ElleIn un’edizione non memorabile, senza grandi film in grado di imporsi – paradossalmente, uno dei titoli più ‘piccoli’, Paterson di Jim Jarmusch, col suo minimalismo poetico si è rivelato tra i migliori ed è un peccato che sia stato ignorato dalla giuria – la tematica queer ha visto una curiosa predominanza al femminile anche se spesso disgiunta da un vero contesto social-culturale e rappresentata come impulso pulsionale pruriginoso a uso e consumo di un pubblico maschile etero. Per esempio nel brutto The Neon Demon di Nicholas Winding Refn, patinato e inerte megaspot estetizzante in cui l’idea delle modelle vampire resta purtroppo larvale, la truccatrice interpretata da Jena Malone tenta un approccio nel talamo della protagonista Elle Fanning ma viene cacciata a piedate e cerca di consolarsi col cadavere di una donna – la scena vorrebbe essere shock e provocatoria ma è semplicemente ridicola – alla quale deve preparare il trucco per le esequie.

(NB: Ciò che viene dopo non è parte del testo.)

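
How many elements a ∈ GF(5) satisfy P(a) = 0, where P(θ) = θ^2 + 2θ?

2

Evaluate at each of the 5 elements of GF(5):
P(0) = 0 → root; P(1) = 3; P(2) = 3; P(3) = 0 → root; P(4) = 4.
Roots: {0, 3}.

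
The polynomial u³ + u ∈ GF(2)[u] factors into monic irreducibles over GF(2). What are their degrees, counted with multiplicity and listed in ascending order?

Write h(u) = u³ + u.
Roots in GF(2): h(0) = 0 → root; h(1) = 0 → root.
Linear factors from roots: (u), (u + 1).
Complete factorization: h(u) = (u)·(u + 1)^2.
Factor degrees with multiplicity: 1 + 1 + 1 = 3.

1, 1, 1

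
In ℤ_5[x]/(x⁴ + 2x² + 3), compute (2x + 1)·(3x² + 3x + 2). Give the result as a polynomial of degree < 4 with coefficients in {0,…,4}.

x^3 + 4x^2 + 2x + 2

Multiply in ℤ_5[x]: (2x + 1)·(3x² + 3x + 2) = x³ + 4x² + 2x + 2.
Reduced: x³ + 4x² + 2x + 2.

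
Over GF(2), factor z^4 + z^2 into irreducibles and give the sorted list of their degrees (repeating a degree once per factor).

1, 1, 1, 1

Write f(z) = z^4 + z^2.
Roots in GF(2): f(0) = 0 → root; f(1) = 0 → root.
Linear factors from roots: (z), (z + 1).
Complete factorization: f(z) = (z)^2·(z + 1)^2.
Factor degrees with multiplicity: 1 + 1 + 1 + 1 = 4.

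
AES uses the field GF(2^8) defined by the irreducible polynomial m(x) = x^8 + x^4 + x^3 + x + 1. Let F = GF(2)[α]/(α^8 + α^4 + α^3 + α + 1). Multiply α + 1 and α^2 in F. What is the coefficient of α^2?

Multiply in GF(2)[α]: (α + 1)·(α^2) = α^3 + α^2.
Reduced: α^3 + α^2.

1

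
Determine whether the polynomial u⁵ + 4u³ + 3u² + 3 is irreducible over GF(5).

Yes

Write g(u) = u⁵ + 4u³ + 3u² + 3.
Check for roots in GF(5): g(0) = 3; g(1) = 1; g(2) = 4; g(3) = 1; g(4) = 1.
No roots, so no linear factors.
Degree-2 irreducible divisors: test the 10 monic irreducibles of degree 2 over GF(5).
None of them divide g (all give nonzero remainder).
No irreducible factor of degree ≤ 2 exists, so g is irreducible over GF(5).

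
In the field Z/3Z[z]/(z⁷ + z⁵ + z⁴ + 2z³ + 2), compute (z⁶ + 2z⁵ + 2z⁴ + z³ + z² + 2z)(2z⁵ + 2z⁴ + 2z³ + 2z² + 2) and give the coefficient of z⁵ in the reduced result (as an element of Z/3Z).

1

Multiply in Z/3Z[z]: (z⁶ + 2z⁵ + 2z⁴ + z³ + z² + 2z)·(2z⁵ + 2z⁴ + 2z³ + 2z² + 2) = 2z¹¹ + z⁹ + 2z⁶ + z⁴ + 2z² + z.
Reduce using z⁷ ≡ 2z⁵ + 2z⁴ + z³ + 1 (mod z⁷ + z⁵ + z⁴ + 2z³ + 2).
Reduced: 2z⁶ + z⁵ + z⁴ + z² + 2z.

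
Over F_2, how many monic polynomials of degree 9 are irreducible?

The number of monic irreducibles of degree 9 over GF(2) is (1/9)·Σ_{d∣9} μ(9/d) 2^d.
Divisors of 9: 1, 3, 9; μ(9/d) for each: 0, -1, 1.
Σ = − 2^3 + 2^9 = 504.
N = 504/9 = 56.

56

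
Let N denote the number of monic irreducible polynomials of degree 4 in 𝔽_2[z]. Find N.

x^(2^4) − x is the product of all monic irreducibles of degree dividing 4; Möbius inversion gives N = (1/4) Σ μ(4/d)·2^d.
Divisors of 4: 1, 2, 4; μ(4/d) for each: 0, -1, 1.
Σ = − 2^2 + 2^4 = 12.
N = 12/4 = 3.

3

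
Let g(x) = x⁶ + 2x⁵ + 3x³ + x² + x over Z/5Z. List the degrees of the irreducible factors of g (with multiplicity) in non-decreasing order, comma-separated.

Roots in Z/5Z: g(0) = 0 → root; g(1) = 3; g(2) = 3; g(3) = 3; g(4) = 1.
Linear factors from roots: (x).
Complete factorization: g(x) = (x)·(x² + 3)·(x³ + 2x² + 2x + 2).
Factor degrees with multiplicity: 1 + 2 + 3 = 6.

1, 2, 3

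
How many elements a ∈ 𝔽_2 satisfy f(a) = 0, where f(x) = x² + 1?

1

Evaluate at each of the 2 elements of 𝔽_2:
f(0) = 1; f(1) = 0 → root.
Roots: {1}.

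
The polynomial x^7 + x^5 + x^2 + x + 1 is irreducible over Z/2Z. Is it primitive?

Write f(x) = x^7 + x^5 + x^2 + x + 1.
|GF(2^7)^×| = 2^7 − 1 = 127. Prime factorization: 127 = 127.
f is primitive ⇔ x has order 127 in GF(2)[x]/(f), i.e. x^(127/q) ≠ 1 for each prime q | 127.
x^(1) mod f = x.
None equal 1, so x has full order 127; f is primitive.

Yes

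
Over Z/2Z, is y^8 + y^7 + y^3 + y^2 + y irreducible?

No

Write h(y) = y^8 + y^7 + y^3 + y^2 + y.
Check for roots in Z/2Z: h(0) = 0 → root; h(1) = 1.
h(0) = 0, so (y) divides h(y); h is reducible.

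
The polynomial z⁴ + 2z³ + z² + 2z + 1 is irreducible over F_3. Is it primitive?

No

Write f(z) = z⁴ + 2z³ + z² + 2z + 1.
|GF(3^4)^×| = 3^4 − 1 = 80. Prime factorization: 80 = 2^4·5.
f is primitive ⇔ z has order 80 in GF(3)[z]/(f), i.e. z^(80/q) ≠ 1 for each prime q | 80.
z^(40) mod f = 1
z^(16) mod f = 2z.
Since z^(40) = 1, the order of z divides 40 < 80; not primitive.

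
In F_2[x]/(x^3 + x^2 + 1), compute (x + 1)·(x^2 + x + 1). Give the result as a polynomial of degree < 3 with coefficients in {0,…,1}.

Multiply in F_2[x]: (x + 1)·(x^2 + x + 1) = x^3 + 1.
Reduce using x^3 ≡ x^2 + 1 (mod x^3 + x^2 + 1).
Reduced: x^2.

x^2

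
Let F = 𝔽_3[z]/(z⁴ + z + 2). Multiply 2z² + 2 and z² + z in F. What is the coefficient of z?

Multiply in 𝔽_3[z]: (2z² + 2)·(z² + z) = 2z⁴ + 2z³ + 2z² + 2z.
Reduce using z⁴ ≡ 2z + 1 (mod z⁴ + z + 2).
Reduced: 2z³ + 2z² + 2.

0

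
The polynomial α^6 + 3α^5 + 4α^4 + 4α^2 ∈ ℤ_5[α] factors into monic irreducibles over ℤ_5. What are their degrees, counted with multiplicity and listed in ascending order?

Write f(α) = α^6 + 3α^5 + 4α^4 + 4α^2.
Roots in ℤ_5: f(0) = 0 → root; f(1) = 2; f(2) = 0 → root; f(3) = 3; f(4) = 1.
Linear factors from roots: (α), (α + 3).
Complete factorization: f(α) = (α + 3)·(α)^2·(α^3 + 4α + 3).
Factor degrees with multiplicity: 1 + 1 + 1 + 3 = 6.

1, 1, 1, 3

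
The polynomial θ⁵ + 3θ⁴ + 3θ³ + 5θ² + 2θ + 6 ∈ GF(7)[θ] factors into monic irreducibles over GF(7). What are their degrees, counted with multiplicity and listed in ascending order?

Write h(θ) = θ⁵ + 3θ⁴ + 3θ³ + 5θ² + 2θ + 6.
Linear factors from roots: (θ + 2).
Complete factorization: h(θ) = (θ + 2)·(θ² + 3θ + 5)·(θ² + 5θ + 2).
Factor degrees with multiplicity: 1 + 2 + 2 = 5.

1, 2, 2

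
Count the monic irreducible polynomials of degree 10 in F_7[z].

Gauss's count: N_{7}(10) = (1/10) Σ_{d|10} μ(10/d)·7^d.
Divisors of 10: 1, 2, 5, 10; μ(10/d) for each: 1, -1, -1, 1.
Σ = 7^1 − 7^2 − 7^5 + 7^10 = 282458400.
N = 282458400/10 = 28245840.

28245840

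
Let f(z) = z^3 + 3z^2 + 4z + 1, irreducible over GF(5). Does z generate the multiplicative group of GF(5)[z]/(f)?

No

|GF(5^3)^×| = 5^3 − 1 = 124. Prime factorization: 124 = 2^2·31.
f is primitive ⇔ z has order 124 in GF(5)[z]/(f), i.e. z^(124/q) ≠ 1 for each prime q | 124.
z^(62) mod f = 1
z^(4) mod f = z + 3.
Since z^(62) = 1, the order of z divides 62 < 124; not primitive.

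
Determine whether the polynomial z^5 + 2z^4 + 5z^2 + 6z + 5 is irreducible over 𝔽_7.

Write m(z) = z^5 + 2z^4 + 5z^2 + 6z + 5.
Check for roots in 𝔽_7: m(0) = 5; m(1) = 5; m(2) = 3; m(3) = 4; m(4) = 0 → root; m(5) = 6; m(6) = 5.
m(4) = 0, so (z − 4) divides m(z); m is reducible.

No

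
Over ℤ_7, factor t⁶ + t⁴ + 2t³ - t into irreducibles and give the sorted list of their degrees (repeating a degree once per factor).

Write g(t) = t⁶ + t⁴ + 2t³ - t.
Linear factors from roots: (t), (t - 3).
Complete factorization: g(t) = (t)·(t - 3)·(t⁴ + 3t³ + 3t² - 3t - 2).
Factor degrees with multiplicity: 1 + 1 + 4 = 6.

1, 1, 4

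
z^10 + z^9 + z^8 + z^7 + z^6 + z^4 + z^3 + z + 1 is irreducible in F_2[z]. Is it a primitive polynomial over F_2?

Write f(z) = z^10 + z^9 + z^8 + z^7 + z^6 + z^4 + z^3 + z + 1.
|GF(2^10)^×| = 2^10 − 1 = 1023. Prime factorization: 1023 = 3·11·31.
f is primitive ⇔ z has order 1023 in GF(2)[z]/(f), i.e. z^(1023/q) ≠ 1 for each prime q | 1023.
z^(341) mod f = z^7 + z^5 + z^2 + z + 1.
z^(93) mod f = z^9 + z^8 + z^7 + z^5 + z^4 + z^3 + z^2.
z^(33) mod f = z^9 + z^6 + z.
None equal 1, so z has full order 1023; f is primitive.

Yes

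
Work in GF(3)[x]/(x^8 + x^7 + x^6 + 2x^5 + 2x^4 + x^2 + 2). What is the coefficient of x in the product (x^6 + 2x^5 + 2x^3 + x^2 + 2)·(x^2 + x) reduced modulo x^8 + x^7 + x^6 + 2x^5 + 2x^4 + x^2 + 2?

Multiply in GF(3)[x]: (x^6 + 2x^5 + 2x^3 + x^2 + 2)·(x^2 + x) = x^8 + 2x^6 + 2x^5 + x^3 + 2x^2 + 2x.
Reduce using x^8 ≡ 2x^7 + 2x^6 + x^5 + x^4 + 2x^2 + 1 (mod x^8 + x^7 + x^6 + 2x^5 + 2x^4 + x^2 + 2).
Reduced: 2x^7 + x^6 + x^4 + x^3 + x^2 + 2x + 1.

2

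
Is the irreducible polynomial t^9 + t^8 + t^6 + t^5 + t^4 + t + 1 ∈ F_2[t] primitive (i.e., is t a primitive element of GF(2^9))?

Write f(t) = t^9 + t^8 + t^6 + t^5 + t^4 + t + 1.
|GF(2^9)^×| = 2^9 − 1 = 511. Prime factorization: 511 = 7·73.
f is primitive ⇔ t has order 511 in GF(2)[t]/(f), i.e. t^(511/q) ≠ 1 for each prime q | 511.
t^(73) mod f = t^5 + t^2.
t^(7) mod f = t^7.
None equal 1, so t has full order 511; f is primitive.

Yes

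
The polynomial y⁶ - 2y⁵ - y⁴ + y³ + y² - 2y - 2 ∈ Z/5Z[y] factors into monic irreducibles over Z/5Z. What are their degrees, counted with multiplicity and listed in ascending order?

1, 1, 2, 2

Write g(y) = y⁶ - 2y⁵ - y⁴ + y³ + y² - 2y - 2.
Roots in Z/5Z: g(0) = 3; g(1) = 1; g(2) = 0 → root; g(3) = 0 → root; g(4) = 2.
Linear factors from roots: (y - 2), (y + 2).
Complete factorization: g(y) = (y + 2)·(y - 2)·(y² + y + 2)·(y² + 2y - 1).
Factor degrees with multiplicity: 1 + 1 + 2 + 2 = 6.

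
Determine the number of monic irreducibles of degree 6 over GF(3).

The number of monic irreducibles of degree 6 over GF(3) is (1/6)·Σ_{d∣6} μ(6/d) 3^d.
Divisors of 6: 1, 2, 3, 6; μ(6/d) for each: 1, -1, -1, 1.
Σ = 3^1 − 3^2 − 3^3 + 3^6 = 696.
N = 696/6 = 116.

116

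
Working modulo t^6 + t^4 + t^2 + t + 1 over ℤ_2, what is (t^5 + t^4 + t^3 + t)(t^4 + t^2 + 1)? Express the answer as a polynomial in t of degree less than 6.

Multiply in ℤ_2[t]: (t^5 + t^4 + t^3 + t)·(t^4 + t^2 + 1) = t^9 + t^8 + t^6 + t^5 + t^4 + t.
Reduce using t^6 ≡ t^4 + t^2 + t + 1 (mod t^6 + t^4 + t^2 + t + 1).
Reduced: t^5 + t^4 + t^3.

t^5 + t^4 + t^3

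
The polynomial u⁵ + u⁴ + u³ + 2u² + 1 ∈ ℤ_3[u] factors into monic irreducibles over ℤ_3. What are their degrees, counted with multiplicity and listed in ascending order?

Write h(u) = u⁵ + u⁴ + u³ + 2u² + 1.
Roots in ℤ_3: h(0) = 1; h(1) = 0 → root; h(2) = 2.
Linear factors from roots: (u + 2).
Complete factorization: h(u) = (u + 2)·(u² + 1)·(u² + 2u + 2).
Factor degrees with multiplicity: 1 + 2 + 2 = 5.

1, 2, 2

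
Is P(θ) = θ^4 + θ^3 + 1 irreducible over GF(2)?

Check for roots in GF(2): P(0) = 1; P(1) = 1.
No roots, so no linear factors.
Monic irreducibles of degree 2 over GF(2): θ^2 + θ + 1.
None of them divide P (all give nonzero remainder).
No irreducible factor of degree ≤ 2 exists, so P is irreducible over GF(2).

Yes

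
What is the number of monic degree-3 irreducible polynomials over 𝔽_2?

The number of monic irreducibles of degree 3 over GF(2) is (1/3)·Σ_{d∣3} μ(3/d) 2^d.
Divisors of 3: 1, 3; μ(3/d) for each: -1, 1.
Σ = − 2^1 + 2^3 = 6.
N = 6/3 = 2.

2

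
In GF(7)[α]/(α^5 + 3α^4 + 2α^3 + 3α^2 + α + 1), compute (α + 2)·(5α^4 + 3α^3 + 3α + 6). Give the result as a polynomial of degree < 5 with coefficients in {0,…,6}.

5α^4 + 3α^3 + 2α^2

Multiply in GF(7)[α]: (α + 2)·(5α^4 + 3α^3 + 3α + 6) = 5α^5 + 6α^4 + 6α^3 + 3α^2 + 5α + 5.
Reduce using α^5 ≡ 4α^4 + 5α^3 + 4α^2 + 6α + 6 (mod α^5 + 3α^4 + 2α^3 + 3α^2 + α + 1).
Reduced: 5α^4 + 3α^3 + 2α^2.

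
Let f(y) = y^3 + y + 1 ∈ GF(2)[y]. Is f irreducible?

Yes

Check for roots in GF(2): f(0) = 1; f(1) = 1.
No roots. A degree-3 polynomial over a field with no linear factor is irreducible.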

Anche nello strano thriller Elle di Paul Verhoeven che inizia con uno stupro osservato da un gatto e diventa una sorta di satira famigliare ai confini del grottesco, la veterana Isabelle Huppert, algidamente perversa come nei suoi ruoli migliori, si ritrova a letto con una cara amica che la pungola: “Ci avevamo già provato in passato, no?” ma il giro di lenzuola saffico non ha un seguito.

Le Cancre

Ha fatto infine tenerezza la proiezione speciale del nostalgico Le Cancre firmato dal maestro 86enne Paul Vecchiali, autore del cult gay Encore – Once More, in splendida forma con tanto di smoking alla presentazione nella Salle du Soixantième. Una sorta di delicato inno all’amore declinato in tutte le sue varianti attraverso l’incontro, immaginato oppure no, di un anziano signore, Rodolphe (il regista stesso) con le donne che ha amato nella sua vita, in particolare l’adorata Marguerite (nientemeno che Catherine Deneuve). Appare anche un signore gay che il protagonista dovrebbe ospitare in casa sua dove vive col figlio interpretato da Pascal Cervo del quale crede inizialmente si tratti del fidanzato. Un’affettuosa ricerca di memorie amorose pullulanti vita vera, messa in scena in modo teatrale con la semplicità anarchicamente pauperistica tipica del regista invitato per la prima volta in selezione ufficiale a Cannes. Verrà distribuito da The Open Reel.